I need to not be ashamed to be innocent. The world tends to look down on innocent people, almost as if they are stupid, but I need to see that God calls us to be innocent as doves yet shrewd as snakes (Matt 10:16). It is beautiful in the eyes of God to be innocent and not jaded; to have the wide eyed excitement about life that a child has. I need to treasure my innocence and that of my children and guard it by monitoring what we take in. Then I need to be busy about God's altar. I need to be out there serving Him. I have to be about my purpose. This is what will help me to be blameless and unwavering. I will not have time to worry about myself anymore or to get into sinful pursuits. David got into some terrible sin when he failed to go out to battle as he should have (II Sam 11 & 12). Who am I to think I will be any different? I must remember Philemon 1:6, "I pray that you may be active in sharing your faith, so that you will have a full understanding of every good thing we have in Christ."


"My feet stand on level ground;" (vs. 12a)


Finally, I need to stop going where I shouldn't. I need to stand on the level ground that God has provided. I need to seek out His will and His direction and I need to travel on it. I need to straighten myself out so I can travel on the Way of Holiness (Isaiah 35:8-10). I need to strengthen my feeble arms and weak knees and I need to walk on the level paths so that the weak may be healed, including myself (Hebrews 12:12-13). I need to get strong!

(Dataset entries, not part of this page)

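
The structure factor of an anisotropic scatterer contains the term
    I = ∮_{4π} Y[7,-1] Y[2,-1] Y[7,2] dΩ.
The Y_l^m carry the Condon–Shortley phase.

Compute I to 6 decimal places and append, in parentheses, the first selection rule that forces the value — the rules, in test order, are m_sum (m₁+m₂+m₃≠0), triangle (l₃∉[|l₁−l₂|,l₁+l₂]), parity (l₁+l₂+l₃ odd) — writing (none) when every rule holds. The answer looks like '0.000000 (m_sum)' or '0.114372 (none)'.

0.077064 (none)

Rules hold: Σm=0, L=16 even, 5≤7≤9.
N = 15·5·15 = 1125
Δ = 2!·12!·2!/17! = 1/185640
Racah Σ t=0..2: t=0:+1/2419200 t=1:−1/518400 t=2:+1/2419200 = -1/907200
⇒ 3j(7 2 7; 0 0 0)² = 56/3315, sgn +1
Racah Σ t=0..1: t=0:+1/1935360 t=1:−1/1209600 = -1/3225600
⇒ 3j(7 2 7; -1 -1 2)² = 243/61880, sgn +1
4πI² = N·(3j₀)²·(3jₘ)² = 3645/48841
I = +1·√(0.0746299/4π) = 0.07706400
No selection rule forces the value: the integral is nonzero (none).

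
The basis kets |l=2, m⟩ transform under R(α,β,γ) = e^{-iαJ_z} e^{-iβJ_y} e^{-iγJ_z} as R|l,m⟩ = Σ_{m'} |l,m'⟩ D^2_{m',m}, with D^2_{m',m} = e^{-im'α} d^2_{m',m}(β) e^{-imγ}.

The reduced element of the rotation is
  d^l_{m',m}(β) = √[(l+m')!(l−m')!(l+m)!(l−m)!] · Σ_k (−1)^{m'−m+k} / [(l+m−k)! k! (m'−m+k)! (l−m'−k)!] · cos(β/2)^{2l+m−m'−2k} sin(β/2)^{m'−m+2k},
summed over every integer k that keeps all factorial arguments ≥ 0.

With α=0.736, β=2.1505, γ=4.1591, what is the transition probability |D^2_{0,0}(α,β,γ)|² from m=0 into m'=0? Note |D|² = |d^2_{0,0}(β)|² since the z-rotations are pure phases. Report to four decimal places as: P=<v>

P=0.0025

First d^2_{0,0}(β=2.1505), then the phase factors e^{-i(0)α} and e^{-i(0)γ}:
Half-angle: c=0.475512, s=0.879709. N=√(2·2·2·2)=4.000000
Admissible k: 0..2 (factorial args all ≥0)
  k=0: (−1)^0·4.0000/(4)·0.4755^4·0.8797^0 = +0.051127
  k=1: (−1)^1·4.0000/(1)·0.4755^2·0.8797^2 = -0.699941
  k=2: (−1)^2·4.0000/(4)·0.4755^0·0.8797^4 = +0.598903
d^2_{0,0}(2.1505) = +0.051127 -0.699941 +0.598903 = -0.049912
|D^2_{0,0}|² = |d^2_{0,0}(β)|² = (-0.049912)² = 0.002491 (the z-rotation phases have unit modulus)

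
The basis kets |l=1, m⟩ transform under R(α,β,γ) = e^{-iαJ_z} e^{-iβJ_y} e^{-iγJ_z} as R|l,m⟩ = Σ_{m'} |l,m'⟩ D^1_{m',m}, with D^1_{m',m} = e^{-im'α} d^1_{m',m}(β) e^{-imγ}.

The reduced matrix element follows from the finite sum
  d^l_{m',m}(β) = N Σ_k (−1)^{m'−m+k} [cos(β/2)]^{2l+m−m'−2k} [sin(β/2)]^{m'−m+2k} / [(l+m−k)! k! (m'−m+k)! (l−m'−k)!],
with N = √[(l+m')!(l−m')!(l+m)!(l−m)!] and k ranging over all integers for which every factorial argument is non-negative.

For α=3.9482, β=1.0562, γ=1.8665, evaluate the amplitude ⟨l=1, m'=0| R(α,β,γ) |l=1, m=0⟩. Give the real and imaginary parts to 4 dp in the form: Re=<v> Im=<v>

Re=0.4922 Im=0.0000

First d^1_{0,0}(β=1.0562), then the phase factors e^{-i(0)α} and e^{-i(0)γ}:
Half-angle: c=0.863766, s=0.503893. N=√(1·1·1·1)=1.000000
k∈{0,1} keeps every argument non-negative
  k=0: (−1)^0·1.0000/(1)·0.8638^2·0.5039^0 = +0.746092
  k=1: (−1)^1·1.0000/(1)·0.8638^0·0.5039^2 = -0.253908
d^1_{0,0}(1.0562) = +0.746092 -0.253908 = +0.492183
Attach z-rotation phases: D = e^{-i(0)(3.9482)}·(+0.492183)·e^{-i(0)(1.8665)} = +0.492183+0.000000i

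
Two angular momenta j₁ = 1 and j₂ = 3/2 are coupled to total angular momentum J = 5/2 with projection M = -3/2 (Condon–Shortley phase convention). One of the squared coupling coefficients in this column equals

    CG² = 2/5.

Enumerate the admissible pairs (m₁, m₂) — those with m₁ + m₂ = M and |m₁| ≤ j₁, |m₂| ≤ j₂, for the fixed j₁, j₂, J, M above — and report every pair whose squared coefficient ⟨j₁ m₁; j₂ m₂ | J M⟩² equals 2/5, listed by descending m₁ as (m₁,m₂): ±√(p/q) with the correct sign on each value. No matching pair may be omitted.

Admissible pairs with m₁+m₂ = M = -3/2: (-1,-1/2), (0,-3/2)
  (m₁,m₂)=(0,-3/2): CG² = 2/5, CG = +√(2/5)   ← matches the target
  (m₁,m₂)=(-1,-1/2): CG² = 3/5, CG = +√(3/5)
Pairs with CG² = 2/5: (0,-3/2): +√(2/5)

(0,-3/2): +√(2/5)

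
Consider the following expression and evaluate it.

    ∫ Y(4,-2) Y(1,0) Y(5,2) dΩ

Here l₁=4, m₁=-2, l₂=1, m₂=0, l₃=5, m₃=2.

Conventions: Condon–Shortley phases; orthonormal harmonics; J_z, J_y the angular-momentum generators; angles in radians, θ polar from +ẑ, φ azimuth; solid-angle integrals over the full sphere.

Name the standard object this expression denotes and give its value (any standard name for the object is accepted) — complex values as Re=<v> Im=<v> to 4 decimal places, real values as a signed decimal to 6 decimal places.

Gaunt coefficient, +0.225034

This is a Gaunt coefficient — the integral of a triple product of spherical harmonics over the sphere.
Rules hold: Σm=0, L=10 even, 3≤5≤5.
N = 9·3·11 = 297
Δ = 0!·8!·2!/11! = 1/495
Racah Σ t=0..0: t=0:+1/576 = 1/576
⇒ 3j(4 1 5; 0 0 0)² = 5/99, sgn -1
Racah Σ t=0..0: t=0:+1/1440 = 1/1440
⇒ 3j(4 1 5; -2 0 2)² = 7/165, sgn -1
4πI² = N·(3j₀)²·(3jₘ)² = 7/11
I = +1·√(0.636364/4π) = 0.22503380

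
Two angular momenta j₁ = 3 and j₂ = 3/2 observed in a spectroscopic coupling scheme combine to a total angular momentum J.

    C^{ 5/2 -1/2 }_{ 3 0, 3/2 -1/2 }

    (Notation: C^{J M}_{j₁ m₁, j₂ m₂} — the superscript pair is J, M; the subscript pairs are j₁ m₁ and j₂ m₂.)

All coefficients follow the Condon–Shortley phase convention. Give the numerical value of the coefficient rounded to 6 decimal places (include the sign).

-0.414039

j₁+j₂−J=2  J+j₁−j₂=4  J−j₁+j₂=1  j₁+j₂+J+1=8
(j₁±m₁, j₂±m₂, J±M) = (3,3,1,2,2,3)
P² = 216/35
sum k=0..1:
  [0] +1/12 = 1/12
  [1] −1/4 = -1/4
S = -1/6
C² = P²·S² = 6/35 ; C = -0.414039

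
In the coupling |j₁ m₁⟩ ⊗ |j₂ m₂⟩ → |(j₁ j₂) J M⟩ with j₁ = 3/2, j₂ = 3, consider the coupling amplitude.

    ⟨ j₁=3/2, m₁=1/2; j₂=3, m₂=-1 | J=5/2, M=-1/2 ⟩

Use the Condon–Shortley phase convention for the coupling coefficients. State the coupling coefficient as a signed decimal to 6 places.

triangle: 2!×1!×4!/8! = 48/40320
(j±m)!: 2!×1!×2!×4!×2!×3! = 1152
prefactor² = (2J+1)×Δ×N² = 288/35
  k=0: +1/(0!×2!×1!×2!×0!×2!) = 1/8
  k=1: −1/(1!×1!×0!×1!×1!×3!) = -1/6
Σ = -1/24  ⇒  CG² = 288/35×(-1/24)² = 1/70
CG = −√(1/70) = -0.119523

−√(1/70) ≈ -0.119523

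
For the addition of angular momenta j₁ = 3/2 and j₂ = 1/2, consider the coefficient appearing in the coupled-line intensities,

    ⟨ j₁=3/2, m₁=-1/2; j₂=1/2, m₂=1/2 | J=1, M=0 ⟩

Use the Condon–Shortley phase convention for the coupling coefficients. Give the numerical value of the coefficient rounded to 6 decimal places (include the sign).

-0.707107

j₁+j₂−J=1  J+j₁−j₂=2  J−j₁+j₂=0  j₁+j₂+J+1=4
(j₁±m₁, j₂±m₂, J±M) = (1,2,1,0,1,1)
P² = 1/2
sum k=1..1:
  [1] −1/1 = -1
S = -1
C² = P²·S² = 1/2 ; C = -0.707107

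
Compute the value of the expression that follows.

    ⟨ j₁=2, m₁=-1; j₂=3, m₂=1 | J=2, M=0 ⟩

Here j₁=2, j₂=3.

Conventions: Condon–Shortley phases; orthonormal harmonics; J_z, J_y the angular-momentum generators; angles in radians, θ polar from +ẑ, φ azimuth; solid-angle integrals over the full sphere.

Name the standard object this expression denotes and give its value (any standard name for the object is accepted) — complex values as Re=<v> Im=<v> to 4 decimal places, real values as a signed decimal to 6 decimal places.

This is a Clebsch–Gordan (vector-coupling) coefficient.
j₁+j₂−J=3  J+j₁−j₂=1  J−j₁+j₂=3  j₁+j₂+J+1=8
(j₁±m₁, j₂±m₂, J±M) = (1,3,4,2,2,2)
P² = 36/7
sum k=2..3:
  [2] +1/4 = 1/4
  [3] −1/12 = -1/12
S = 1/6
C² = P²·S² = 1/7 ; C = +0.377964

Clebsch–Gordan coefficient, +√(1/7) ≈ +0.377964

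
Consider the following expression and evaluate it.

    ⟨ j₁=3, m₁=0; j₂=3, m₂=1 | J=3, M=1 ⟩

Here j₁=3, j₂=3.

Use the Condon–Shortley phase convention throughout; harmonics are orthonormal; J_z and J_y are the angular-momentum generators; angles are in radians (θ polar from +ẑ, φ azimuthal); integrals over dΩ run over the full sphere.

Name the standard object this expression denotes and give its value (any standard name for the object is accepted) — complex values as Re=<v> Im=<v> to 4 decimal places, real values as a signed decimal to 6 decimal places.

Clebsch–Gordan coefficient, +√(1/6) ≈ +0.408248

This is a Clebsch–Gordan (vector-coupling) coefficient.
triangle: 3!×3!×3!/10! = 216/3628800
(j±m)!: 3!×3!×4!×2!×4!×2! = 82944
prefactor² = (2J+1)×Δ×N² = 864/25
  k=1: −1/(1!×2!×2!×3!×1!×0!) = -1/24
  k=2: +1/(2!×1!×1!×2!×2!×1!) = 1/8
  k=3: −1/(3!×0!×0!×1!×3!×2!) = -1/72
Σ = 5/72  ⇒  CG² = 864/25×(5/72)² = 1/6
CG = +√(1/6) = +0.408248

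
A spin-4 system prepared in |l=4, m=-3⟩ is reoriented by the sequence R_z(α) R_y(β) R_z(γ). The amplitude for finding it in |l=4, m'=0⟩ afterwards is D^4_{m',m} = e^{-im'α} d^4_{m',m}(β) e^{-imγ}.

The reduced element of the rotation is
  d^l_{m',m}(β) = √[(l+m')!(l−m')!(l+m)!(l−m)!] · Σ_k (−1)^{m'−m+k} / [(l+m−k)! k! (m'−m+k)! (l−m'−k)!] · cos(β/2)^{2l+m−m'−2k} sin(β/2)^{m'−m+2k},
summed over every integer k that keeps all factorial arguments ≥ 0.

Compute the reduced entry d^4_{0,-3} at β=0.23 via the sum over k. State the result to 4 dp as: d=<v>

d^4_{0,-3}(β=0.2300) via the finite sum:
With c≡cos(β/2)=0.993395 and s≡sin(β/2)=0.114747, N=[24·24·1·5040]^{1/2}=1703.830978
The bounds max(0,m−m')=0 and min(l+m,l−m')=1 give 2 terms
  k=0: (−1)^3·1703.8310/(144)·0.9934^5·0.1147^3 = -0.017294
  k=1: (−1)^4·1703.8310/(144)·0.9934^3·0.1147^5 = +0.000231
d^4_{0,-3}(0.2300) = -0.017294 +0.000231 = -0.017063

d=-0.0171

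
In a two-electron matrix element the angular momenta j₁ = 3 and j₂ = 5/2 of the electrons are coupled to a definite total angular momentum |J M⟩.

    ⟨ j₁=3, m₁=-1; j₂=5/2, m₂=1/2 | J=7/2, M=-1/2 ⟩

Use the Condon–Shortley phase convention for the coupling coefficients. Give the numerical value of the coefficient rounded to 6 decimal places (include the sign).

j₁+j₂−J=2  J+j₁−j₂=4  J−j₁+j₂=3  j₁+j₂+J+1=10
(j₁±m₁, j₂±m₂, J±M) = (2,4,3,2,3,4)
P² = 9216/175
sum k=0..2:
  [0] +1/288 = 1/288
  [1] −1/12 = -1/12
  [2] +1/16 = 1/16
S = -5/288
C² = P²·S² = 1/63 ; C = -0.125988

−√(1/63) = -0.125988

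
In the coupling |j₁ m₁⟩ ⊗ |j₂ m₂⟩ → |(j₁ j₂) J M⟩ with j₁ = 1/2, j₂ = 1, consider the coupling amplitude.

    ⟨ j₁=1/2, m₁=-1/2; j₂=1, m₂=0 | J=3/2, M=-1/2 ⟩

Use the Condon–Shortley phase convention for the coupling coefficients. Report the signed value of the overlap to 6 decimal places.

+√(2/3) ≈ +0.816497

triangle: 0!×1!×2!/4! = 2/24
(j±m)!: 0!×1!×1!×1!×1!×2! = 2
prefactor² = (2J+1)×Δ×N² = 2/3
  k=0: +1/(0!×0!×1!×1!×0!×1!) = 1
Σ = 1  ⇒  CG² = 2/3×1² = 2/3
CG = +√(2/3) = +0.816497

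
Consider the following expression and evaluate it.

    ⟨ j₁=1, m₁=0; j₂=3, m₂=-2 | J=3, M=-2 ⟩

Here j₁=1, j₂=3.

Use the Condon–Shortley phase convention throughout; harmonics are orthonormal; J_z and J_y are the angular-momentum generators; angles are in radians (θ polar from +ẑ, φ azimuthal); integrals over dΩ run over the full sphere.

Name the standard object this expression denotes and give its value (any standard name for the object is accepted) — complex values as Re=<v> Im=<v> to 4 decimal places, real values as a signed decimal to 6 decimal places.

Clebsch–Gordan coefficient, +√(1/3) ≈ +0.577350

This is a Clebsch–Gordan (vector-coupling) coefficient.
j₁+j₂−J=1  J+j₁−j₂=1  J−j₁+j₂=5  j₁+j₂+J+1=8
(j₁±m₁, j₂±m₂, J±M) = (1,1,1,5,1,5)
P² = 300
sum k=0..1:
  [0] +1/24 = 1/24
  [1] −1/120 = -1/120
S = 1/30
C² = P²·S² = 1/3 ; C = +0.577350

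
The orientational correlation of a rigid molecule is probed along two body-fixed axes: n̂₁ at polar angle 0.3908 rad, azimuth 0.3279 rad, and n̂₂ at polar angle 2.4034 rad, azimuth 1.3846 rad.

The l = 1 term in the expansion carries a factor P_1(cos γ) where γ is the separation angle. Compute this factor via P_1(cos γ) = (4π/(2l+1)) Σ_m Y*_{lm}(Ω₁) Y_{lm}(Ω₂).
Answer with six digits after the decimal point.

Addition theorem: P_1(cos γ) = (4π/3) Σ_m Y*_{lm}(Ω₁) Y_{lm}(Ω₂), m = −1…1:
  m=-1: (0.124596, 0.042385) × (0.043041, -0.228482) = (0.015047, -0.026644)  (running Σ = (0.015047, -0.026644))
  m=0: (0.451764, -0.000000) × (-0.361412, 0.000000) = (-0.163273, 0.000000)  (running Σ = (-0.148226, -0.026644))
  m=1: (-0.124596, 0.042385) × (-0.043041, -0.228482) = (0.015047, 0.026644)  (running Σ = (-0.133179, 0.000000))
Total Σ_m = (-0.133179, 0.000000). Multiply by 4.188790: (-0.557859, 0.000000). P_1(cos γ) = -0.557859

-0.557859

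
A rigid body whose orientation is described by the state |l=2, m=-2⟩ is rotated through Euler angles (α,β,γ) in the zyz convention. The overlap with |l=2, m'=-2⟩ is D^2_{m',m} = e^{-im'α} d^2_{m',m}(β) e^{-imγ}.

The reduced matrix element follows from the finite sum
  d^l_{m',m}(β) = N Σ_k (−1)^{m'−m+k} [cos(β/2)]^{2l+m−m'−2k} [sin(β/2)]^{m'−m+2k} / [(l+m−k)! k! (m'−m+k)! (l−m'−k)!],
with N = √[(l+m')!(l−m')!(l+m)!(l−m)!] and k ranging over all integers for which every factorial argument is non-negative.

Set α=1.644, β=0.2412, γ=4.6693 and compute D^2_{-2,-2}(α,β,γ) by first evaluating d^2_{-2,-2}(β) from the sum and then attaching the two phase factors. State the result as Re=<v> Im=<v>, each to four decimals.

Re=0.9695 Im=0.0585

D^2_{-2,-2}(1.6440,0.2412,4.6693) = e^{-i·-2·1.6440}·d^2_{-2,-2}(0.2412)·e^{-i·-2·4.6693}. Compute d first:
Half-angle: c=0.992737, s=0.120308. N=√(1·24·1·24)=24.000000
k∈{0} keeps every argument non-negative
  k=0: (−1)^0·24.0000/(24)·0.9927^4·0.1203^0 = +0.971262
d^2_{-2,-2}(0.2412) = +0.971262
D = (-0.989302-0.145885i)·(+0.971262)·(-0.996289+0.086071i) = +0.969500+0.058463i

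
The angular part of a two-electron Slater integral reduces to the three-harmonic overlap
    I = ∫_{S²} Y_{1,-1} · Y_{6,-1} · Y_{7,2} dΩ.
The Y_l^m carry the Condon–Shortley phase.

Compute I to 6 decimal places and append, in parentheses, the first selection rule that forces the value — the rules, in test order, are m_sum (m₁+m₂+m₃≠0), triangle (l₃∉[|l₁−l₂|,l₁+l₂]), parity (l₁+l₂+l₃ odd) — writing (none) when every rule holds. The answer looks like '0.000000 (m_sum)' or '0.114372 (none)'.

0.209937 (none)

Rules hold: Σm=0, L=14 even, 5≤7≤7.
N = 3·13·15 = 585
Δ = 0!·2!·12!/15! = 1/1365
Racah Σ t=0..0: t=0:+1/518400 = 1/518400
⇒ 3j(1 6 7; 0 0 0)² = 7/195, sgn -1
Racah Σ t=0..0: t=0:+1/1209600 = 1/1209600
⇒ 3j(1 6 7; -1 -1 2)² = 12/455, sgn -1
4πI² = N·(3j₀)²·(3jₘ)² = 36/65
I = +1·√(0.553846/4π) = 0.20993732
No selection rule forces the value: the integral is nonzero (none).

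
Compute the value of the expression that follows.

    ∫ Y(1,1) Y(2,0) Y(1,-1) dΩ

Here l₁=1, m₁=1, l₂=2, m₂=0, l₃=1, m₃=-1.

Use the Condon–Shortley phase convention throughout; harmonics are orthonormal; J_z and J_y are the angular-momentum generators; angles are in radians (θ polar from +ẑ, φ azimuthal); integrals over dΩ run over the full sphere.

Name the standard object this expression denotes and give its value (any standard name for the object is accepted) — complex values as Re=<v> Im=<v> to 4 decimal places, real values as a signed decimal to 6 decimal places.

Gaunt coefficient, +0.126157

This is a Gaunt coefficient — the integral of a triple product of spherical harmonics over the sphere.
Checks pass: Σm=0; 4 even; l₃=1∈[1,3].
(2·1+1)(2·2+1)(2·1+1) = 45
Δ: 2! 0! 2! / 5! → 1/30
sum: t=1:−1/1 = -1/1
3j²(1 2 1; 0 0 0) = Δ·Π!·Σ² = 2/15  (sign +1)
sum: t=0:+1/4 = 1/4
3j²(1 2 1; 1 0 -1) = Δ·Π!·Σ² = 1/30  (sign +1)
combine: 4πI² = 45·2/15·1/30 = 1/5
take √, sign +1: I = 0.12615663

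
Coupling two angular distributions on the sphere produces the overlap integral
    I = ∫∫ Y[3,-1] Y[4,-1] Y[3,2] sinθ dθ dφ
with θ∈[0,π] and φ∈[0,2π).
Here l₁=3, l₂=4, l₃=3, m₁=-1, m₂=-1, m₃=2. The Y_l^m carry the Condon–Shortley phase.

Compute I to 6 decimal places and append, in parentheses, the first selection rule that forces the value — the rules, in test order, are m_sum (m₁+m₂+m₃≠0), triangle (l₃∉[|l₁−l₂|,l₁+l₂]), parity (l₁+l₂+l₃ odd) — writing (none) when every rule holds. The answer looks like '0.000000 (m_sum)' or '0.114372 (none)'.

0.145070 (none)

Rules hold: Σm=0, L=10 even, 1≤3≤7.
N = 7·9·7 = 441
Δ = 4!·2!·4!/11! = 1/34650
Racah Σ t=1..3: t=1:−1/72 t=2:+1/16 t=3:−1/72 = 5/144
⇒ 3j(3 4 3; 0 0 0)² = 2/77, sgn -1
Racah Σ t=2..3: t=2:+1/48 t=3:−1/144 = 1/72
⇒ 3j(3 4 3; -1 -1 2)² = 16/693, sgn -1
4πI² = N·(3j₀)²·(3jₘ)² = 32/121
I = +1·√(0.264463/4π) = 0.14506992
No selection rule forces the value: the integral is nonzero (none).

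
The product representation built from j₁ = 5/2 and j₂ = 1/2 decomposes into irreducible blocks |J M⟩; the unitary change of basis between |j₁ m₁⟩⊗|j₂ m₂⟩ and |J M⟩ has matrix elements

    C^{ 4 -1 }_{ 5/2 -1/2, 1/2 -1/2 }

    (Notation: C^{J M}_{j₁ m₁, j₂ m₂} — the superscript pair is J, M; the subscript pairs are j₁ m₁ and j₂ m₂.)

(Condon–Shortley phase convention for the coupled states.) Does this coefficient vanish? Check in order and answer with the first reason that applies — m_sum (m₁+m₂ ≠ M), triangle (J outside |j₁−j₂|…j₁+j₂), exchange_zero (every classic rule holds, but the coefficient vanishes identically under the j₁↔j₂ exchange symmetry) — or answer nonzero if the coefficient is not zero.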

"In the great assembly I will praise the Lord." (vs. 12b)


And in the end, I need to praise the Lord. I will turn to Him and express all that I have to be grateful for and I will be closer to my goal. I will be closer to saying, "I have trusted in the Lord without wavering. I have led a blameless life."



Prayer for the Day
Dear Lord,

We long to say that we have trusted in You without wavering.  We want to live a blameless life.  Help us where we fall short.  Help us to keep Your love before us and walk in Your truth.  Keep us from the negative influences that would bring us down.  Grant us wisdom and strength so that we may be successful.  We do praise You and love Your house.  Guard us and keep us.

In Jesus' Name,
Amen


 QFT


1. How can I keep God's love ever before me? When is this most difficult for me? Why?

2. Am I walking continually in God's truth? What am I disregarding? Why?

3. How do I feel about being innocent? Am I striving for this or embarrassed by it? Why? Do I avoid evil and evil influences?

4. Am I working at the Lord's altar and am I walking on His level ways? Am I busy or a busybody?

5.  Do I praise God on a regular basis or am I negatively focused?  How can I get a more positive and God centered focus in my life?